1.问题:完成订单表和用户表之间的join
Map阶段map方法中的context参数保存了map负责的切片信息(哪个文件,多少偏移量,读取多长),可通过context.getInputSplit()获取InputSplit类对象,InputSplit为 抽象类,需要强转。
2.设置一个joinBean类
public class JoinBean implements Writable{
private String oid;
private String uid;
private String name;
private int age;
private String gender;
private String friend;
public JoinBean() {
}
public void set(String oid, String uid, String name, int age, String gender, String friend) {
this.oid = oid;
this.uid = uid;
this.name = name;
this.age = age;
this.gender = gender;
this.friend = friend;
}
public String getOid() {
return oid;
}
public void setOid(String oid) {
this.oid = oid;
}
public String getUid() {
return uid;
}
public void setUid(String uid) {
this.uid = uid;
}
public String getName() {
return name;
}
public void setName(String name) {
this.name = name;
}
public int getAge() {
return age;
}
public void setAge(int age) {
this.age = age;
}
public String getGender() {
return gender;
}
public void setGender(String gender) {
this.gender = gender;
}
public String getFriend() {
return friend;
}
public void setFriend(String friend) {
this.friend = friend;
}
@Override
public String toString() {
return "[oid=" + oid + ", uid=" + uid + ", name=" + name + ", age=" + age + ", gender=" + gender
+ ", friend=" + friend + "]";
}
public void readFields(DataInput in) throws IOException {
this.oid = in.readUTF();
this.uid = in.readUTF();
this.name = in.readUTF();
this.age = in.readInt();
this.gender = in.readUTF();
this.friend = in.readUTF();
}
public void write(DataOutput out) throws IOException {
out.writeUTF(oid);
out.writeUTF(uid);
out.writeUTF(name);
out.writeInt(age);
out.writeUTF(gender);
out.writeUTF(friend);
}
}
3.Mapper中如何获取文件信息
public static class JoinMapper extends Mapper<LongWritable, Text, Text, JoinBean>{
protected void map(LongWritable key, Text value, org.apache.hadoop.mapreduce.Mapper<LongWritable,Text,Text,JoinBean>.Context context)

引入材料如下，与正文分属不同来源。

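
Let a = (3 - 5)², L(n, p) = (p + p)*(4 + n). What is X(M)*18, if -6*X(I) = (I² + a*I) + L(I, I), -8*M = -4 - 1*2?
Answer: -513/16 ≈ -32.063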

throws java.io.IOException ,InterruptedException {
//获取任务切片信息
FileSplit inputSplit = (FileSplit) context.getInputSplit();
//从任务切片信息中获取文件路径
String fileName = inputSplit.getPath().getName();
String[] split = value.toString().split(",");
JoinBean joinBean = new JoinBean();
//来自user.txt的数据,不存在的字段设置为"NULL"
if(fileName.equals("user.txt")){
joinBean.set("NULL", split[0], split[1], Integer.parseInt(split[2]), split[3], split[4]);
}else{
joinBean.set(split[0],split[1],"NULL",0,"NULL","NULL");
}
//key:uid
context.write(new Text(joinBean.getUid()), joinBean);
}
}
4.Reducer类
public static class JoinReducer extends Reducer<Text, JoinBean, JoinBean, NullWritable>{
@Override
protected void reduce(Text key, Iterable<JoinBean> values,
Reducer<Text, JoinBean, JoinBean, NullWritable>.Context context) throws IOException, InterruptedException {
ArrayList<JoinBean> orderList = new ArrayList<JoinBean>();
JoinBean userBean = new JoinBean();
for (JoinBean v : values) {
//如果这条数据是user.txt
if(v.getOid().equals("NULL")){
try {
BeanUtils.copyProperties(userBean, v);
} catch (Exception e) {
e.printStackTrace();
}
}else{
//如果这条数据是订单数据
JoinBean newBean = new JoinBean();
try {
BeanUtils.copyProperties(newBean, v);
orderList.add(newBean);
} catch (Exception e) {
e.printStackTrace();
}
}
}
//拼接数据:
for (JoinBean joinBean : orderList) {
joinBean.setName(userBean.getName());
joinBean.setAge(userBean.getAge());
joinBean.setGender(userBean.getGender());
joinBean.setFriend(userBean.getFriend());
context.write(joinBean, NullWritable.get());
//
}
}
}